Her trial on eight "overt acts" of treason began on July 5, 1949, at the Federal District Court in San Francisco. During what was at the time the costliest trial in American history, totaling more than half a million dollars, the prosecution presented 46 witnesses, including two of Toguri's former supervisors at Radio Tokyo, and soldiers who testified they could not distinguish between what they had heard on radio broadcasts and what they had heard by way of rumor. Although boxes of tapes were brought by prosecutors to the courthouse and rested near the prosecution table, none were entered into evidence and played for the jury. Toguri claimed she and her associates subtly sabotaged the Japanese war effort.
Toguri was defended by a team of attorneys, led by Wayne Collins. Collins had been at the forefront of the battle for rights of Japanese Americans. Collins enlisted the help of Theodore Tomba, who became one of Toguri's closest friends, a relationship which continued until his death in the 1970s.
During the trial, the former supervisor at Radio Tokyo testified that:
I said to Toguri I had a release from the Imperial General Headquarters giving out results of American ship losses in one of the Leyte Gulf battles, and I asked that she allude to this announcement, make reference to the losses of American ships in her part of the broadcast, and she said she would do so.
Another co-worker testified that Toguri said, "Now you fellows have lost all your ships. Now you really are orphans of the Pacific. How do you think you will ever get home?"
On September 29, 1949, the jury found Toguri guilty on a sole count, Count VI, which stated, "That on a day during October, 1944, the exact date being to the Grand Jurors unknown, said defendant, at Tokyo, Japan, in a broadcasting studio of The Broadcasting Corporation of Japan, did speak into a microphone concerning the loss of ships." She was fined US$10,000 and given a 10-year prison sentence. Attorney Collins called the verdict "Guilty without evidence". She was sent to the Federal Reformatory for Women at Alderson, West Virginia. She was paroled after serving six years and two months, and released January 28, 1956. She moved to Chicago, Illinois. The FBI's case history notes, "Neither Brundidge nor the witness testified at trial because of the taint of perjury. Nor was Brundidge prosecuted for subornation of perjury."

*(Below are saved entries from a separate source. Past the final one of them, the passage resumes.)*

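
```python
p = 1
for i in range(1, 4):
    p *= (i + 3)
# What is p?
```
Trace:
  p=1
  p=4, i=1
  p=20, i=2
  p=120, i=3

Final answer: 120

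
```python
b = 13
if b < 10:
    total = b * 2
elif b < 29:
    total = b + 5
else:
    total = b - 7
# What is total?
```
Trace:
  b=13
  b=13, total=18

Final answer: 18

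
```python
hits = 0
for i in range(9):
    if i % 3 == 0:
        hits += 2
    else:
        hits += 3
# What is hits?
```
Trace:
  hits=0
  hits=2, i=0
  hits=5, i=1
  hits=8, i=2
  hits=10, i=3
  hits=13, i=4
  hits=16, i=5
  hits=18, i=6
  hits=21, i=7
  hits=24, i=8

Final answer: 24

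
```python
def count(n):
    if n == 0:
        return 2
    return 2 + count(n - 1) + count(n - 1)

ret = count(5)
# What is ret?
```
Call trace (a repeated sub-call is expanded the first time; later identical calls just restate its return value):
count(n=5)
  count(n=4)
    count(n=3)
      count(n=2)
        count(n=1)
          count(n=0)
          -> return 2
          count(n=0)
          -> return 2
        -> return 6
        count(n=1) -> return 6  (same call as traced above)
      -> return 14
      count(n=2) -> return 14  (same call as traced above)
    -> return 30
    count(n=3) -> return 30  (same call as traced above)
  -> return 62
  count(n=4) -> return 62  (same call as traced above)
-> return 126

Final answer: 126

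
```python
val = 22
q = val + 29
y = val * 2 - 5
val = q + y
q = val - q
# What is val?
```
Trace:
  val=22
  val=22, q=51
  val=22, q=51, y=39
  val=90, q=51, y=39
  val=90, q=39, y=39

Final answer: 90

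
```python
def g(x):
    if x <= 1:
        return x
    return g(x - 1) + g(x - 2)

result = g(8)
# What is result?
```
Call trace (a repeated sub-call is expanded the first time; later identical calls just restate its return value):
g(x=8)
  g(x=7)
    g(x=6)
      g(x=5)
        g(x=4)
          g(x=3)
            g(x=2)
              g(x=1)
              -> return 1
              g(x=0)
              -> return 0
            -> return 1
            g(x=1)
            -> return 1
          -> return 2
          g(x=2) -> return 1  (same call as traced above)
        -> return 3
        g(x=3) -> return 2  (same call as traced above)
      -> return 5
      g(x=4) -> return 3  (same call as traced above)
    -> return 8
    g(x=5) -> return 5  (same call as traced above)
  -> return 13
  g(x=6) -> return 8  (same call as traced above)
-> return 21

Final answer: 21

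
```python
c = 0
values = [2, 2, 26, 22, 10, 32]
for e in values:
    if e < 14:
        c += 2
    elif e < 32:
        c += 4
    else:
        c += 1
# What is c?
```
Trace:
  c=0
  c=2, e=2
  c=4, e=2
  c=8, e=26
  c=12, e=22
  c=14, e=10
  c=15, e=32

Final answer: 15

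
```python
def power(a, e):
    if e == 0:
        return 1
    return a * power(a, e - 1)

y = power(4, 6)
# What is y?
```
Call trace:
power(a=4, e=6)
  power(a=4, e=5)
    power(a=4, e=4)
      power(a=4, e=3)
        power(a=4, e=2)
          power(a=4, e=1)
            power(a=4, e=0)
            -> return 1
          -> return 4
        -> return 16
      -> return 64
    -> return 256
  -> return 1024
-> return 4096

Final answer: 4096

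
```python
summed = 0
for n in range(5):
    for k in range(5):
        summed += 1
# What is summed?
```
Trace:
  summed=0
  summed=1, n=0, k=0
  summed=2, n=0, k=1
  summed=3, n=0, k=2
  summed=4, n=0, k=3
  summed=5, n=0, k=4
  summed=6, n=1, k=0
  summed=7, n=1, k=1
  summed=8, n=1, k=2
  summed=9, n=1, k=3
  summed=10, n=1, k=4
  summed=11, n=2, k=0
  summed=12, n=2, k=1
  summed=13, n=2, k=2
  summed=14, n=2, k=3
  summed=15, n=2, k=4
  summed=16, n=3, k=0
  summed=17, n=3, k=1
  summed=18, n=3, k=2
  summed=19, n=3, k=3
  summed=20, n=3, k=4
  summed=21, n=4, k=0
  summed=22, n=4, k=1
  summed=23, n=4, k=2
  summed=24, n=4, k=3
  summed=25, n=4, k=4

Final answer: 25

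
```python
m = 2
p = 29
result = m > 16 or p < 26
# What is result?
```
Trace:
  m=2
  m=2, p=29
  m=2, p=29, result=False

Final answer: False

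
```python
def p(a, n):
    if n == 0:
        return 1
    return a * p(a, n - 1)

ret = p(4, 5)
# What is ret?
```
Call trace:
p(a=4, n=5)
  p(a=4, n=4)
    p(a=4, n=3)
      p(a=4, n=2)
        p(a=4, n=1)
          p(a=4, n=0)
          -> return 1
        -> return 4
      -> return 16
    -> return 64
  -> return 256
-> return 1024

Final answer: 1024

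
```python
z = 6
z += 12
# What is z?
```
Trace:
  z=6
  z=18

Final answer: 18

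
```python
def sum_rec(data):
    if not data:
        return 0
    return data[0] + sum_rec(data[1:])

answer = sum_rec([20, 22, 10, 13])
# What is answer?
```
Call trace:
sum_rec(data=[20, 22, 10, 13])
  sum_rec(data=[22, 10, 13])
    sum_rec(data=[10, 13])
      sum_rec(data=[13])
        sum_rec(data=[])
        -> return 0
      -> return 13
    -> return 23
  -> return 45
-> return 65

Final answer: 65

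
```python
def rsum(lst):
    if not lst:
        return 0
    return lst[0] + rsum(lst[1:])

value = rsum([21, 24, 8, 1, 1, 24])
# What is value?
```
Call trace:
rsum(lst=[21, 24, 8, 1, 1, 24])
  rsum(lst=[24, 8, 1, 1, 24])
    rsum(lst=[8, 1, 1, 24])
      rsum(lst=[1, 1, 24])
        rsum(lst=[1, 24])
          rsum(lst=[24])
            rsum(lst=[])
            -> return 0
          -> return 24
        -> return 25
      -> return 26
    -> return 34
  -> return 58
-> return 79

Final answer: 79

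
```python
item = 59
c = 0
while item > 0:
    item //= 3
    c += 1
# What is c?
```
Trace:
  item=59
  item=59, c=0
  item=19, c=1
  item=6, c=2
  item=2, c=3
  item=0, c=4

Final answer: 4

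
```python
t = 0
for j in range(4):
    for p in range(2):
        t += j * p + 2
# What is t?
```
Trace:
  t=0
  t=2, j=0, p=0
  t=4, j=0, p=1
  t=6, j=1, p=0
  t=9, j=1, p=1
  t=11, j=2, p=0
  t=15, j=2, p=1
  t=17, j=3, p=0
  t=22, j=3, p=1

Final answer: 22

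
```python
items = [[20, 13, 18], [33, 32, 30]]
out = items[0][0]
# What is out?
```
Trace:
  items=[[20, 13, 18], [33, 32, 30]]
  items=[[20, 13, 18], [33, 32, 30]], out=20

Final answer: 20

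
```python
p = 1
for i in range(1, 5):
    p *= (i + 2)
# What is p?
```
Trace:
  p=1
  p=3, i=1
  p=12, i=2
  p=60, i=3
  p=360, i=4

Final answer: 360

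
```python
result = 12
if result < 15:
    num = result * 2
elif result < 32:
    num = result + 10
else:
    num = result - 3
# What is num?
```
Trace:
  result=12
  result=12, num=24

Final answer: 24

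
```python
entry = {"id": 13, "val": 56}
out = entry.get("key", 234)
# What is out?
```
Trace:
  entry={'id': 13, 'val': 56}
  entry={'id': 13, 'val': 56}, out=234

Final answer: 234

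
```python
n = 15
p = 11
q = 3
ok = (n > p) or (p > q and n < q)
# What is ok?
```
Trace:
  n=15
  n=15, p=11
  n=15, p=11, q=3
  n=15, p=11, q=3, ok=True

Final answer: True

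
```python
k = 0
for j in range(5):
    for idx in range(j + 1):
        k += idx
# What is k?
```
Trace:
  k=0
  k=0, j=0, idx=0
  k=0, j=1, idx=0
  k=1, j=1, idx=1
  k=1, j=2, idx=0
  k=2, j=2, idx=1
  k=4, j=2, idx=2
  k=4, j=3, idx=0
  k=5, j=3, idx=1
  k=7, j=3, idx=2
  k=10, j=3, idx=3
  k=10, j=4, idx=0
  k=11, j=4, idx=1
  k=13, j=4, idx=2
  k=16, j=4, idx=3
  k=20, j=4, idx=4

Final answer: 20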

Toguri never reunited with or again saw her husband, who had been deported to Japan after her trial. Toguri divorced him in 1980; he died in 1996.
In 1976 an investigation by Chicago Tribune reporter Ron Yates discovered that Kenkichi Oki and George Mitsushio, who delivered the most damaging testimony at Toguri's trial, lied under oath. They stated they had been threatened by the FBI and U.S. occupation police and told what to say and what not to say just hours before the trial. This was followed up by a Morley Safer report on the television news program 60 Minutes
Due to these revelations, U.S. President Gerald Ford pardoned Mrs. D’Aquino on January 19, 1977, his last full day in office, after she had appealed to him in writing. The decision was supported by a unanimous vote in both houses of the California State Legislature, the national Japanese-American Citizens League, and S. I. Hayakawa, then a United States Senator from California. The pardon restored her citizenship.